3rd Sunday Lent C - Homily 3

Homily 3 - 2013

Unless you repent, you will all likewise perish.  Unless we repent, we will all likewise perish. Bringing it even nearer to home: Unless I repent, I shall likewise perish.  Do I believe that? Or is Jesus talking to others? Can I get to a stage where I no longer need to repent? where I have changed enough? or where, although I can still improve, I have done enough, at least to avoid perishing?

From what I know of the Gospels, what concerns me is that the ones who thought they were going well were precisely the ones that Jesus thought weren't.  The Pharisees, for example, tried really hard to be good – harder than most others.  By and large, they had got their act together – certainly they thought they had.  They honestly could not see their sin.  What makes me think I am different?

I have been a priest for fifty-five years.  It is sort of "in my bones", and I am glad to be.  Yet, at the same time, belonging to that clerical sub-culture has a deep effect on me and on the way I see things and on what I take for granted.

When the clerical abuse exposure first broke, some time in the late 80s or early 90s, my instinctive concern was not the victims.  Instinctively, I felt defensive of the Church.  I still react a bit that way in light of some of the generalisations made by the media.  But my desire to fine-tune the details can be a distraction from the appalling harm done to the victims – a concern that has not yet become so instinctive.  I am fortunate to live in a presbytery where the parish priest has had for a very long time a highly sensitive concern for people, and particularly for victims of abuse.  I have learnt so much from him.

What else does the clerical sub-culture blind me to? I am lucky also to live in a parish where the pastoral associate has no problem calling me to order, at times, for the way I can speak about, or ignore, women.  We priests as a whole do not call each other to accountability.  And Canon Law gives parish priests a fair degree of independence - that is not always healthy.

Where does that leave you?
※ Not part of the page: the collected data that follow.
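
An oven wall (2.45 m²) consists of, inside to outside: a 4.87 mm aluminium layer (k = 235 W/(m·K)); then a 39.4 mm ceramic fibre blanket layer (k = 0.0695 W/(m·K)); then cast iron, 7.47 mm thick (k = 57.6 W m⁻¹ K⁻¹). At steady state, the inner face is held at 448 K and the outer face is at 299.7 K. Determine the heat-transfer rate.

Series thermal resistances, inner to outer:
  R_aluminium = L/(kA) = 0.00487/(235·2.45) = 8.459×10^-6 K/W
  R_ceramic fibre blanket = L/(kA) = 0.0394/(0.0695·2.45) = 0.2314 K/W
  R_cast iron = L/(kA) = 0.00747/(57.6·2.45) = 5.293×10^-5 K/W
ΣR = 8.459×10^-6 + 0.2314 + 5.293×10^-5 = 0.2315 K/W
Q = ΔT/ΣR = (448 K − 299.7 K)/0.2315 = 641 W

Q = 641 W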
Might you have blind-spots of which you are blithely unaware? Just belonging to Australian society can blind us and de-sensitise us to certain values.  We take a lot for granted.  We don't lose too much sleep now about abortion.  We can be insensitive to the complex issues and deeper motivations associated with aboriginal reconciliation or treatment of asylum seekers.  We have our scapegoats – who relieve us of the need to examine critically our own conduct.  And the list goes on.
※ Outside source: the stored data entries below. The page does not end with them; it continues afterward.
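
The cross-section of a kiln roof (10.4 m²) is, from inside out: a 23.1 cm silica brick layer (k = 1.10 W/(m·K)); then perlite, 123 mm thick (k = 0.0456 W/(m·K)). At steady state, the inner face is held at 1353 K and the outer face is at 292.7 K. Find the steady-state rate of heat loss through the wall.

Treat each layer as a resistance in series:
  R_silica brick = L/(kA) = 0.231/(1.10·10.4) = 0.02019 K/W
  R_perlite = L/(kA) = 0.123/(0.0456·10.4) = 0.2594 K/W
ΣR = 0.02019 + 0.2594 = 0.2796 K/W
Q = ΔT/ΣR = (1353 K − 292.7 K)/0.2796 = 3790 W

Q = 3.79 kW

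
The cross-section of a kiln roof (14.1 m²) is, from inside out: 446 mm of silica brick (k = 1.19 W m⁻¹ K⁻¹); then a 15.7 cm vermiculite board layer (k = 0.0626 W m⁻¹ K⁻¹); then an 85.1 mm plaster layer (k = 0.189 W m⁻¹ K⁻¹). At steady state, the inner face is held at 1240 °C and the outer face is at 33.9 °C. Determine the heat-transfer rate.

Series thermal resistances, inner to outer:
  R_silica brick = L/(kA) = 0.446/(1.19·14.1) = 0.02658 K/W
  R_vermiculite board = L/(kA) = 0.157/(0.0626·14.1) = 0.1779 K/W
  R_plaster = L/(kA) = 0.0851/(0.189·14.1) = 0.03193 K/W
ΣR = 0.02658 + 0.1779 + 0.03193 = 0.2364 K/W
Q = ΔT/ΣR = (1240 °C − 33.9 °C)/0.2364 = 5100 W

Q = 5100 W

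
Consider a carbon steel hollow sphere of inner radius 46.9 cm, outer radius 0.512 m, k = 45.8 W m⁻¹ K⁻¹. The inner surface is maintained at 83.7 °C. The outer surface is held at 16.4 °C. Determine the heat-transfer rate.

Q = 216 kW

Q = 4πk·ΔT/(1/r₁ − 1/r₂) = 4π × 45.8 × 67.3 / (1/0.469 − 1/0.512) = 2.16×10^5 W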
Jesus warns us that without conversion, we perish.  That does not mean that God's patience can eventually run out.  God cannot stop loving unconditionally.  But eternal salvation involves a two-way relationship, and needs our response of love.  Without our love, there is no relationship.  The same goes for peace and fulfillment this side of the grave.  Until we deliberately opt to follow Jesus' way of non-selective, determined and non-violent love, our world will remain as it has always been; and the Kingdom of God will continue to elude us.
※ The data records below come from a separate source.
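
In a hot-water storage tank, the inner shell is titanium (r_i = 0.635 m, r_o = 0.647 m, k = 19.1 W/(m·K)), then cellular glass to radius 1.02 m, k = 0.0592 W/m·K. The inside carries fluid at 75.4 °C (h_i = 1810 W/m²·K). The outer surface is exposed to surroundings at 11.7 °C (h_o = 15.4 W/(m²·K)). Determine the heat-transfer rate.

Treat each layer as a resistance in series:
  R_conv,in = 1/(4πr²h) = 1/(4π·0.635²·1810) = 1.090×10^-4 K/W
  R_titanium = (1/0.635 − 1/0.647)/(4πk) = 0.02921/(4π·19.1) = 1.217×10^-4 K/W
  R_cellular glass = (1/0.647 − 1/1.02)/(4πk) = 0.5652/(4π·0.0592) = 0.7598 K/W
  R_conv,out = 1/(4πr²h) = 1/(4π·1.02²·15.4) = 0.004967 K/W
ΣR = 1.090×10^-4 + 1.217×10^-4 + 0.7598 + 0.004967 = 0.7650 K/W
Q = ΔT/ΣR = (75.4 °C − 11.7 °C)/0.7650 = 83.3 W

Q = 83.3 W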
We began our celebration this morning by quietly calling on Christ for mercy.  We have listened to his word, seeking to understand it and its implications.  In a few moments we shall remember his death.  We accept our own complicity in that death.  But his death has touched us.  We have chosen to be here.  We could be somewhere else, if we had chosen differently.  We come trusting in resurrection, seeking new life, wanting to see and wanting to change.  We insist on proclaiming his death until he comes in glory.